Picture of Livia Hengel
Updated: 6 January 2017
Virginia Raggi, of the Five Star Movement (Movimento Cinque Stelle), was elected Rome’s first female mayor June 20, 2016. Raggi, 38, is also the city’s youngest mayor. Her election is a symbol of youth and change, two things desperately needed to propel the Italian capital away from its past of corruption and toward a future as a world-class city with 21st-century standards of living.
Virginia Raggi | © WikiCommons
Virginia Raggi | © WikiCommons

Raggi, who grew up in the San Giovanni neighborhood of Rome, practiced law before becoming involved in politics. She took part in neighborhood boards and joined the Five Star Movement in 2011. She was elected to Rome’s City Council in 2013, and when Rome’s then-mayor, Ignazio Marino, stepped down in 2015 amid a financial scandal, Raggi won the closed primary. This paved the way for her landslide victory this past June with a ratio of 67:33 against her opponent Roberto Giachetti of the Democratic Party — the party of the current Italian prime minister, Matteo Renzi.

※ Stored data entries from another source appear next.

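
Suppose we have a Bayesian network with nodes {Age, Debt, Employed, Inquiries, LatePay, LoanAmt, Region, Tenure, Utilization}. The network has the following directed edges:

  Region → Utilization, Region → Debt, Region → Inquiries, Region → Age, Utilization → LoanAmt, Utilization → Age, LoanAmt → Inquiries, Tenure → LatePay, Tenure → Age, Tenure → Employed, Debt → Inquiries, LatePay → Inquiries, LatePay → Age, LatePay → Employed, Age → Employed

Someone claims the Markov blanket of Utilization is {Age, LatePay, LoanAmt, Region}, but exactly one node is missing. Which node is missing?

Tenure

Utilization's parents: Region.
Ch(Utilization) = {Age, LoanAmt}.
For each child, the remaining parents (spouses of Utilization):
  LoanAmt: —
  Age: LatePay, Region, Tenure
MB(Utilization) = {Age, LatePay, LoanAmt, Region, Tenure}.
Comparing with the claimed set, Tenure is missing.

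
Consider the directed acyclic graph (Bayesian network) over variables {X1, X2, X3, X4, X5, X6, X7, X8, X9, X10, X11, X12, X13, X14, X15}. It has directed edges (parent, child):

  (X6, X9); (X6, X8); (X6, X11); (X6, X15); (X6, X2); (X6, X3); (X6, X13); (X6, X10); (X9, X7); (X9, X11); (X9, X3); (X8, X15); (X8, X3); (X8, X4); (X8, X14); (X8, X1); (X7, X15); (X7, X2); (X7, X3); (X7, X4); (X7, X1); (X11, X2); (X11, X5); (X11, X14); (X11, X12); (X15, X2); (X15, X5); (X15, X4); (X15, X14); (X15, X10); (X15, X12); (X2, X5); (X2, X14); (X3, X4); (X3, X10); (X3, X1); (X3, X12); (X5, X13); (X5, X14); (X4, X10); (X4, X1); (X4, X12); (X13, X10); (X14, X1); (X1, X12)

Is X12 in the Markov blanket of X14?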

The election of a candidate who emerged from an anti-establishment movement exemplified Italians’ broad dissatisfaction with mainstream politics. Comedian Beppe Grillo’s populist Five Star Movement prioritizes transparency, sustainability, and direct democracy, primarily through digital means. Raggi, in fact, campaigned to usher in a new era of politics, vowing to move Rome beyond old impasses by restoring legality and cleaning up the city’s corruption-plagued institutions. She has ambitious plans to restructure many of the city’s subpar public services, from its woeful transportation system to its problematic waste services.

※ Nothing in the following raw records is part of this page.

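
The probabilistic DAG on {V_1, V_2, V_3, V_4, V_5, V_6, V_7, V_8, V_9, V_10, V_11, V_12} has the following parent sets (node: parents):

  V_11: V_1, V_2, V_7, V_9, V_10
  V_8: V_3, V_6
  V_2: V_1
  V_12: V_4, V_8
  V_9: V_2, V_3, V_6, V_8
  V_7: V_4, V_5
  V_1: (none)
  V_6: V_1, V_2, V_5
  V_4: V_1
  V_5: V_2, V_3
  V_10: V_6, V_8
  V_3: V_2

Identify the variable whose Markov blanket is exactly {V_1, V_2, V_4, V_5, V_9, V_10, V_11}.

The target node must have every member of {V_1, V_2, V_4, V_5, V_9, V_10, V_11} as a parent, child, or co-parent, and no others.
Parents of V_7: V_4, V_5; children: V_11; co-parents: V_1, V_2, V_9, V_10.
These exactly cover the given set, so the node is V_7.

V_7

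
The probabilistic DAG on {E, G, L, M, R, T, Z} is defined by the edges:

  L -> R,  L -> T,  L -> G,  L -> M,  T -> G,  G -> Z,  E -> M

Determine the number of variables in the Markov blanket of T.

By definition, MB(T) is built from T's parents, T's children, and the co-parents of T.
T's parents: L.
Ch(T) = {G}.
Co-parents of T (other parents of its children):
  G: L
MB(T) = {G, L}, which has 2 nodes.

2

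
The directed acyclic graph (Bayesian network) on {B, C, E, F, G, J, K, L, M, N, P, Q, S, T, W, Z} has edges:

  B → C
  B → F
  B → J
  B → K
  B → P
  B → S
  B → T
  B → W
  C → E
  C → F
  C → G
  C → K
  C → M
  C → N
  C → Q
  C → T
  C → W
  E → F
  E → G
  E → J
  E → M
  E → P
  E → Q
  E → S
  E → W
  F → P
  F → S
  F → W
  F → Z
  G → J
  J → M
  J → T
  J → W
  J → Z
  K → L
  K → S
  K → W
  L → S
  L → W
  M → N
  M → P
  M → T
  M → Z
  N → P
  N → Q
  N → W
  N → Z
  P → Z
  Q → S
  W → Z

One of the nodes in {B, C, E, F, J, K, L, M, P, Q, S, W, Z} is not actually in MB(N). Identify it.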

It is too early to tell if Raggi will be successful in a city that is notoriously resistant to change, but her enthusiasm appears to be resonating among Romans. Proclaiming herself a “mayor of the people, even those who did note vote [for me],” she took viewers on a video tour of the Campidoglio (the headquarters of the Italian government) during her first week as mayor to illustrate that the government should be open to all its citizens. At the end of July, she expanded on this promise by giving Italians a personal tour of it as well. One can only hope that her fresh outlook will bring much-needed change to the Eternal City.